# Best winter day yet.



## mr.fish (Mar 15, 2008)

Since lately it seems like I'm only getting out 1 or maybe 2 days a week, I wanted to try fishing for something other than bass. I broke out the map and headed out to an undiclosed location to do some trout fishing. The creek was new to me and the morning started out slow, with alot of hit and misses. After about 2 hours it seemed like I would never hook up with a fish. Once the sun came out, and the temps warmed, the action turned up. Since I was targeting trout, I used some smaller husky jerks, and countdowns, casting at every deep hole on the creek. My first fish was not a trout, but a whopper smally, and it fought good on the lighter action pole I was using. About 3 minutes later, I hooked up with my new pb rainbow. After those 2 fish, it didn't stop. I kinda got sick of taking pics after about the 10th trout, so I decided to just take pics of the bigger, and more colorful ones. End of the day tally was somewhere around 20 trout, 2 smallmoth, and about 5, or 6 breakoffs from some trout that I would have never landed anyway. Some of these trout I hooked up with were pushing 30" or so, and I was dumb founded by thier power, and speed. This has to be one of my best winter days yet.

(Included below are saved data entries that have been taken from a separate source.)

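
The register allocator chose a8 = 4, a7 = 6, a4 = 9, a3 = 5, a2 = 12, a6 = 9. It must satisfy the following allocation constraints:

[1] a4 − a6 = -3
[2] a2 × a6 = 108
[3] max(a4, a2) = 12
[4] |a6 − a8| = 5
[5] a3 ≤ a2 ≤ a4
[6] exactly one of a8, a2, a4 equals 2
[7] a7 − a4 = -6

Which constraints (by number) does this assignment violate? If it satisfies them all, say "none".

The assignment fails constraints 1, 5, 6, 7.

[1] a4 − a6 = 9 − 9 = 0, not -3  ✘
[2] a2 × a6 = 12 × 9 = 108  ✔
[3] max(9, 12) = 12  ✔
[4] |9 − 4| = 5  ✔
[5] values 5, 12, 9; a2 = 12 is not ≤ a4 = 9  ✘
[6] a8=4, a2=12, a4=9; 0 of them equal 2, not exactly one  ✘
[7] a7 − a4 = 6 − 9 = -3, not -6  ✘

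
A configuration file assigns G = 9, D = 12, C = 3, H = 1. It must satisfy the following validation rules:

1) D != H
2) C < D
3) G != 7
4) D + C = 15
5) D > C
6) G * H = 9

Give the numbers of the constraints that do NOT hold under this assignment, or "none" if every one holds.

1) D = 12, H = 1; distinct — holds.
2) C = 3, D = 12; 3 < 12 — holds.
3) G = 9, and 9 ≠ 7 — holds.
4) D + C = 12 + 3 = 15 — holds.
5) D = 12, C = 3; 12 > 3 — holds.
6) G * H = 9 * 1 = 9 — holds.

The assignment satisfies every constraint.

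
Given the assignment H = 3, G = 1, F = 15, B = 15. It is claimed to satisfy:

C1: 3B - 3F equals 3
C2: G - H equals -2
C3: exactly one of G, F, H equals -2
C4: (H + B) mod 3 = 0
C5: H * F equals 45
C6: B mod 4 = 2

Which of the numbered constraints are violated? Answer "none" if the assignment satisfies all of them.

C1: 3B - 3F = 3(15) - 3(15) = 0, not 3 — violated.
C2: G - H = 1 - 3 = -2 — satisfied.
C3: G=1, F=15, H=3; 0 of them equal -2, not exactly one — violated.
C4: H + B = 18; 18 mod 3 = 0 — satisfied.
C5: H * F = 3 * 15 = 45 — satisfied.
C6: 15 mod 4 = 3, not 2 — violated.

Constraints 1, 3, 6 do not hold.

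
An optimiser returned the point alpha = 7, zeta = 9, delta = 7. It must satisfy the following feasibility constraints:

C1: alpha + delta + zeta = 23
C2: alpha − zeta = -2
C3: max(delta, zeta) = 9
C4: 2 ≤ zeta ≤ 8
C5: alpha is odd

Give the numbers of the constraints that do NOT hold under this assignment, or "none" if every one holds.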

My pb rainbow. The guy in back of me in this pic, was trying to land a fish the same time I was. His fish was at least 6, 7 inches bigger then mine


----------



## little anth (Mar 15, 2008)

nice job sounds like fun man :wink:


----------



## SMDave (Mar 15, 2008)

Man, I need these locations for when I go to Lafayette  . Great job!


----------



## redbug (Mar 15, 2008)

Nice fish glad your catching them.

Isn't trout fishing closed after march 1st until opening day. I don't fish for them any more but i think i remember seeing that all stocked waters are off limits after march 1st.
be careful 

Wayne


----------



## Jim (Mar 15, 2008)

Good job mr. Fish!  

Love the bow pic! Congrats on the PB.


----------



## FishinsMyLife (Mar 15, 2008)

Looks like you tore 'em up. Nice catchin


----------



## Captain Ahab (Mar 16, 2008)

redbug said:


> Nice fish glad your catching them.
> 
> Isn't trout fishing closed after march 1st until opening day. I don't fish for them any more but i think i remember seeing that all stocked waters are off limits after march 1st.
> be careful
> ...



Wayne - there are "Delayed Harvest" areas that are still open. These are areas that are not stocked in early spring or not stocked at all. Look at Mr. Fish;s trout, these are not retarded stockies, but wild trout.

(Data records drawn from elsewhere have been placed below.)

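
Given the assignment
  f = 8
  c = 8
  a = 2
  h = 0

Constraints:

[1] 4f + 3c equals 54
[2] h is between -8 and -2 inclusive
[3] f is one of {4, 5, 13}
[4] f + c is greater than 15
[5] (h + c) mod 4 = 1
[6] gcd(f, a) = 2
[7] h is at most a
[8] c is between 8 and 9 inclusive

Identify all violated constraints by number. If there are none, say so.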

Great job Mike - we have to get you smiling in those pics!


----------



## redbug (Mar 16, 2008)

oka cool i wasn't sure ...

Wayne


----------



## Derek777 (Mar 16, 2008)

super catches mr fish!
those holdovers and wild trout really are fun on light tackle. make sme think of the old days back in canada on the bow river, where the likelyhood of catching a monster pb rainbow trout could happen on any cast, and multiple times a day (alberta record is 20lbs, and 7-12lbers are common.)

im hoping to hit a few year round lure only wild trout streams while im training at fort indiantown gap for the next two weeks.


----------



## mtnman (Mar 16, 2008)

WOW!!!!!!! Those are some impressive fish. Congrats on a great day of fishing. Theres a few big trout around here but I have a better chance of seeing god than to catch that many big ones in one day . Conrats again!


----------



## jkbirocz (Mar 16, 2008)

Awesome fish, nice work. Those are some nice trout, same goes for the smallie.


----------